Stem Cells, ligament damage, and Bartolo Colon’s arm

Word spread quickly back at the beginning of the season when Buster Olney tweeted this:

@Buster_ESPN Something happened to Bartolo Colon. He unaged five or six years. Good lord, he’s throwing the heck out of the ball.

Something happened, alright. When the NY Times writes something (Yankees or non-Yankees material) it’s a story:

A doctor in Florida would like to take some of the credit. Joseph R. Purita, an orthopedic surgeon who runs a regenerative medicine clinic in Boca Raton, said he and a team of Dominican doctors that he led treated Colon in April 2010. Purita said he employed what he regards as one of his more pioneering techniques: he used fat and bone marrow stem cells from Colon, injecting them back into Colon’s elbow and shoulder to help repair ligament damage and a torn rotator cuff.

Purita said he flew to the Dominican Republic and performed the procedures for free, doing it at the behest of a medical technology company based in Massachusetts that he has done business with for several years. Purita, who has used human growth hormone in such treatments, said in an interview that that he had not done so in Colon’s case. The use of human growth hormone is banned by baseball.
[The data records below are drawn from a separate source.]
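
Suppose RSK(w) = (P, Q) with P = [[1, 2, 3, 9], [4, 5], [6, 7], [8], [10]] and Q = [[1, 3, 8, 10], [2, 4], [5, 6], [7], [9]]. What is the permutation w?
6 4 10 8 1 7 2 5 3 9

Reverse the RSK construction: for i from n down to 1, find the cell of Q containing i, remove the entry at that cell from P, and reverse-bump it up through P; the value ejected from row 1 is w(i).

Step i=10: Q has 10 at row 1, column 4; remove that cell from P, ejecting 9. So w(10) = 9. P is now [[1, 2, 3], [4, 5], [6, 7], [8], [10]].
Step i=9: Q has 9 at row 5, column 1; remove 10 from row 5 of P and reverse-bump: 10 enters row 4 and ejects 8; 8 enters row 3 and ejects 7; 7 enters row 2 and ejects 5; 5 enters row 1 and ejects 3. So w(9) = 3. P is now [[1, 2, 5], [4, 7], [6, 8], [10]].
Step i=8: Q has 8 at row 1, column 3; remove that cell from P, ejecting 5. So w(8) = 5. P is now [[1, 2], [4, 7], [6, 8], [10]].
Step i=7: Q has 7 at row 4, column 1; remove 10 from row 4 of P and reverse-bump: 10 enters row 3 and ejects 8; 8 enters row 2 and ejects 7; 7 enters row 1 and ejects 2. So w(7) = 2. P is now [[1, 7], [4, 8], [6, 10]].
Step i=6: Q has 6 at row 3, column 2; remove 10 from row 3 of P and reverse-bump: 10 enters row 2 and ejects 8; 8 enters row 1 and ejects 7. So w(6) = 7. P is now [[1, 8], [4, 10], [6]].
Step i=5: Q has 5 at row 3, column 1; remove 6 from row 3 of P and reverse-bump: 6 enters row 2 and ejects 4; 4 enters row 1 and ejects 1. So w(5) = 1. P is now [[4, 8], [6, 10]].
Step i=4: Q has 4 at row 2, column 2; remove 10 from row 2 of P and reverse-bump: 10 enters row 1 and ejects 8. So w(4) = 8. P is now [[4, 10], [6]].
Step i=3: Q has 3 at row 1, column 2; remove that cell from P, ejecting 10. So w(3) = 10. P is now [[4], [6]].
Step i=2: Q has 2 at row 2, column 1; remove 6 from row 2 of P and reverse-bump: 6 enters row 1 and ejects 4. So w(2) = 4. P is now [[6]].
Step i=1: Q has 1 at row 1, column 1; remove that cell from P, ejecting 6. So w(1) = 6. P is now [].

So w = 6 4 10 8 1 7 2 5 3 9.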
“This is not hocus-pocus,” Purita said in an interview here. “This is the future of sports medicine, in particular. Here it is that I got a guy back playing baseball and throwing pitches at 95 miles an hour.”
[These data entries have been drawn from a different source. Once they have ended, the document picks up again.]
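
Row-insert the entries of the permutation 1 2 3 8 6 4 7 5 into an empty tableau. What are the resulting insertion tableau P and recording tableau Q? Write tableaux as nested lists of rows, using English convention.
Insert each entry of the permutation into P by Schensted row insertion, recording in Q the position of each new cell.

Insert 1: appended to row 1. P = [[1]].
Insert 2: appended to row 1. P = [[1, 2]].
Insert 3: appended to row 1. P = [[1, 2, 3]].
Insert 8: appended to row 1. P = [[1, 2, 3, 8]].
Insert 6: 6 bumps 8 from row 1; 8 starts row 2. P = [[1, 2, 3, 6], [8]].
Insert 4: 4 bumps 6 from row 1; 6 bumps 8 from row 2; 8 starts row 3. P = [[1, 2, 3, 4], [6], [8]].
Insert 7: appended to row 1. P = [[1, 2, 3, 4, 7], [6], [8]].
Insert 5: 5 bumps 7 from row 1; 7 appends to row 2. P = [[1, 2, 3, 4, 5], [6, 7], [8]].

So P = [[1, 2, 3, 4, 5], [6, 7], [8]], Q = [[1, 2, 3, 4, 7], [5, 8], [6]].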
Clearly, this is in that gray-area and those surrounding baseball aren’t sure where to categorize it. We’re in an age where these types of treatments are frowned upon, because it’s not exactly sticking your hand in a barrel of rice and squeezing to get the thunder bolt to come back in your right arm. It’s not ‘natural’. But is it a PED? No, it’s not.

Leave it to Bartolo Colon–a girthed man who looks like he has survived on Krispy Kreme milkshakes for a decade from a third world country–to uncover this type of method of getting your career back.

Baseball is thinking to themselves ‘what are we going to do if every damn Steve Karsay and Todd Van Poppel wants to inject stem cells into their shoulder to get their 95 MPH fastball back?’.

We’re guessing that Colon gets away with it. He’ll be grandfathered in and enjoy another few seasons in the sun. But mark our words, as this presses on this method of recuperation will be outlawed by the suits.